Adoptions to Date : 2,200 Greyhounds
Below is a small informational write-up to teach about the greyhound breed:
Greyhounds are the oldest breed of dog known to man and are mentioned in the bible. A female greyhound is 23-26 inches and weighs 50-65 pounds. Male greyhounds are 26-30 inches and weigh 65-80 pounds. They come in many colors such as brindle, fawn, white, blue, and several shades and combinations of these colors. They are members of the sight hound family and can see up to a mile away. They are built for speed and can reach speeds up to 40-45 mph within 2-3 strides. For this reason they must never be let off their leash, unless they are in a securely fenced in area. The average age of a greyhound at the time of adoption is 2-5 years old, and they can live to be 12-14 years old.
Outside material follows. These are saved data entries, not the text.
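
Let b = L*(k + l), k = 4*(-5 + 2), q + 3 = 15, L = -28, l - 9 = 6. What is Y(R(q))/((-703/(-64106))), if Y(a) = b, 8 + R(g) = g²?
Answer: -283416/37 ≈ -7659.9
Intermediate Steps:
l = 15 (l = 9 + 6 = 15)
q = 12 (q = -3 + 15 = 12)
k = -12 (k = 4*(-3) = -12)
R(g) = -8 + g²
b = -84 (b = -28*(-12 + 15) = -28*3 = -84)
Y(a) = -84
Y(R(q))/((-703/(-64106))) = -84/((-703/(-64106))) = -84/((-703*(-1/64106))) = -84/37/3374 = -84*3374/37 = -283416/37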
For the first eight weeks of a greyhound puppy's life they stay with their mother. From the moment they are born the puppies are given attention from their breeders, owners, and trainers to get them used to being handled. Once weaned the litter is moved together into their own kennel within the same building as their mother, often the kennel next to their mother. When the puppies are moved into outdoor runs, their mother is moved with them. The puppies play, eat, sleep, and grow together. They learn to chase and run with and from each other. Formal training does not start until their bones are fully developed, to start too early would be dangerous to the puppy.
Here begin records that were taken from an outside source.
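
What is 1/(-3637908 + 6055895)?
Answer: 1/2417987 ≈ 4.1357e-7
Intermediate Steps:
1/(-3637908 + 6055895) = 1/2417987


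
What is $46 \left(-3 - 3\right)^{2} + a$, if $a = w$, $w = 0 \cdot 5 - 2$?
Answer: $1654$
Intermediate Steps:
$w = -2$ ($w = 0 - 2 = -2$)
$a = -2$
$46 \left(-3 - 3\right)^{2} + a = 46 \left(-3 - 3\right)^{2} - 2 = 46 \left(-6\right)^{2} - 2 = 46 \cdot 36 - 2 = 1656 - 2 = 1654$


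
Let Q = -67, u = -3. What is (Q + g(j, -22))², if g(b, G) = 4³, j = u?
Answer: 9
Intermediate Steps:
j = -3
g(b, G) = 64
(Q + g(j, -22))² = (-67 + 64)² = (-3)² = 9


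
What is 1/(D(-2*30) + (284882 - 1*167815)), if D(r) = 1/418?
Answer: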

At 12 to 14 months the pups are moved into a kennel so that they can get used to life in a racing kennel. They have to adjust to living in a crate that is 33" wide, 43" deep, and 32" high, and being turned out four or five times a day. At this point the pups are in separate crates, however, they do get to see each other during turnout times. They will spend their next months running in a coursing or sprint field, learning to chase a lure, and finally to running on a real track.
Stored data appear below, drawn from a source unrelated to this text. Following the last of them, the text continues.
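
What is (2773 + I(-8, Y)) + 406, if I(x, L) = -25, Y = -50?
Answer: 3154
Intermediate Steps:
(2773 + I(-8, Y)) + 406 = (2773 - 25) + 406 = 2748 + 406 = 3154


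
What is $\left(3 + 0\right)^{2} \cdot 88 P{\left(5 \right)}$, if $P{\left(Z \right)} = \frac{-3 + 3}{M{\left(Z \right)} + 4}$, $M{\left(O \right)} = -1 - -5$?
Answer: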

Around 18 months of age the greyhounds are sent to a racing kennel at a track. By this time they are accustom to kennel life and the schedule of a racing kennel. They will normally race twice per week. If not, they are exercised on a sprint pad to stay in racing condition. A typical diet for a racing greyhound consists of meat, pasta, rice, and vegetables with vitamins and electrolyte supplements. Males generally receive three pounds of food and females two and a quarter pounds per day.
On the day of a race a greyhound will start with a first turnout. They are then weighed and thoroughly checked over; nails, ears, checked for sore muscles, etc. Then they are given their morning meal and wait for their time to race. An hour and a half before post time they are taken to the paddock. Their second weigh in is overseen by a veterinarian, a judge, and other officials. The veterinarian will also observe the greyhound as they are walked to holding crates, walk the track to ensure safety, and check any greyhounds at the trainer's request.
At race time, the leadouts take the greyhounds to the paddock where tattoos are checked by officials and have their racing blankets fitted. The leadout will then put the greyhounds muzzle on and lead them to the starting boxes. One by one the greyhounds are placed into their starting boxes prior to post time. After the race the leadout will hand off the greyhound to their trainer. The trainer then takes the greyhound to be cleaned in a cool down area equipped with showers. They are inspected by kennel staff for any injuries and may be given a rub down to prevent sore muscles. After they rest in the cool down kennel, they are fed and turned out.
Greyhounds are couch potatoes and do not need room to run. They are built for speed, not endurance. You do not need a backyard to have a greyhound. If you do not have a backyard, you will need to walk them at least four times per day. They are also very dedicated to humans. They will bond to your family within days, even though their adjustment to home life may take a couple of months.
They are pack animals and will look to you to become the alpha of their pack. If you do not provide this for them, they become confused and will assume the alpha status. It is very important that you become their alpha and give them the structure they need.